A importância deste assunto é primordial; enganar-se-ia quem o julgasse mero tema de discussões filosóficas. Só pensará assim quem não souber que a filosofia, nos numerosos sistemas que tem imaginado, exprime sempre os pontos-de-vista de quem representa determinada classe social. Por isso, o simples gesto de relegar ao plano das discussões acadêmicas a interpretação da essência do homem já constitui por si mesmo uma atitude ideológica, típica da mentalidade dos pensadores ligados aos grupos dominantes . Convém-lhes, é claro, reservar para o seleto círculo de personagens ociosos, sustentados pelos serviços intelectuais que prestam à classe. dirigente, o direito de debater esta questão, considerada "técnica", o que significa que se arrogam o direito, eles que representam os exploradores, de definir o conceito do homem. As massas, que formam a maioria dos homens reais, criadores da vida real, que, no país subjugado e subdesenvolvido é a permanente tragédia da miséria, do embrutecimento e do atraso, não têm o direito de dizer a sua palavra, de enunciar o que julgam seja o "homem". De fato, por longos séculos, só de maneira muito imperfeita encontraram quem lhes exprimisse o pensamento a respeito de si próprios. Nos tempos atuais é que surgiram as teorias que efetivamente representam o autêntico modo de pensar da massa, porque adotam a perspectiva dela sobre a realidade da natureza e da sociedade. E então, aquilo que os pensadores da classe dominante se compraziam em discutir até as extremas sutilezas, construindo sistemas de idéias complexos e difíceis, porém falsos e prejudiciais à consciência do povo, pôde ser denunciado pelos representantes intelectuais do próprio povo, agora desperto para a consciência de si e capaz de refutar os sofismas e embustes ideológicos dos filósofos e sociólogos direta ou indiretamente a soldo do poder econômico.

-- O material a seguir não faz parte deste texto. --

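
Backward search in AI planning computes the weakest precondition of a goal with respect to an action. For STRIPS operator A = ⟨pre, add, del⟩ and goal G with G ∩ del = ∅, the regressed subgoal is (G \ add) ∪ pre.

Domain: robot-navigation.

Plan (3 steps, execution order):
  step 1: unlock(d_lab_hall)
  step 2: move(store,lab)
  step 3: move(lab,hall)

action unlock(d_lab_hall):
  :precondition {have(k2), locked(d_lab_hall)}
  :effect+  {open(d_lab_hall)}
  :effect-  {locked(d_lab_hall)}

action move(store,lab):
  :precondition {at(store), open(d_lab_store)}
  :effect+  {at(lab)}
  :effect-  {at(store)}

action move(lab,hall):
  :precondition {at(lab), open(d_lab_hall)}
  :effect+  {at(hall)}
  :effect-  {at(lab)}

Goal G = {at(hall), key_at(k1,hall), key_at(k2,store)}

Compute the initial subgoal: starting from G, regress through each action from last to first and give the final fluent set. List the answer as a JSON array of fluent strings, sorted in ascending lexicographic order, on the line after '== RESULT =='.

Work backward from the goal:
  through step 3 (move(lab,hall)): drop {at(hall)}, keep {key_at(k1,hall), key_at(k2,store)}, require {at(lab), open(d_lab_hall)}
    → {at(lab), key_at(k1,hall), key_at(k2,store), open(d_lab_hall)}
  through step 2 (move(store,lab)): drop {at(lab)}, keep {key_at(k1,hall), key_at(k2,store), open(d_lab_hall)}, require {at(store), open(d_lab_store)}
    → {at(store), key_at(k1,hall), key_at(k2,store), open(d_lab_hall), open(d_lab_store)}
  through step 1 (unlock(d_lab_hall)): drop {open(d_lab_hall)}, keep {at(store), key_at(k1,hall), key_at(k2,store), open(d_lab_store)}, require {have(k2), locked(d_lab_hall)}
    → {at(store), have(k2), key_at(k1,hall), key_at(k2,store), locked(d_lab_hall), open(d_lab_store)}

== RESULT ==
["at(store)", "have(k2)", "key_at(k1,hall)", "key_at(k2,store)", "locked(d_lab_hall)", "open(d_lab_store)"]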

A descoberta fundamental, que revolucionou o conceito do ser humano, foi a percepção do verdadeiro significado do trabalho, e conseqüentemente o das relações sociais dele decorrentes, para a qualificação da essência do homem. Até então vigoravam ou as absurdas e humilhantes concepções teológicas, como a que sentenciava: "comerás o pão com o suor do teu rosto", onde se reflete o conceito do trabalho como castigo divino, corno condenação infligida ao homem pelo suposto "pecado original"; ou as concepções sociológicas dos criadores das teorias capitalistas e imperialistas, segundo as quais a divisão da humanidade em trabalhadores explorados e aproveitadores afortunados e ociosos representa um fato material, resultante de leis imutáveis do desenvolvimento da humanidade. Foi preciso que a própria classe trabalhadora encontrasse os intérpretes dos seus legítimos interesses, para que estas aviltantes e perversas concepções fossem denunciadas e substituí• das pela verdadeira teoria da realidade humana. Só este merece ser chamado de "humanismo", este conceito tão importante mas ao mesmo tempo tão propositadamente confundido pelos ideólogos das classes dominantes.

O propósito fundamental dos pensadores que intencionalmente desejam mistificar a consciência das massas mediante teorias errôneas, interesseiras e desviadoras, está em impedi-las de compreender a atual divisão da sociedade capitalista em "ricos" e "pobres", e de descobrir porque se instalou e ainda vigora tal diferença social. Na raiz de todas as teorias enganadoras encontra-se o desejo de ocultar ao povo em geral a origem e a causa da situação privilegiada de que goza essa minúscula minoria que compõe os denominados "ricos". Para o povo, porém, o que importa acima de tudo é saber quem são os ricos e por que se tornaram ricos.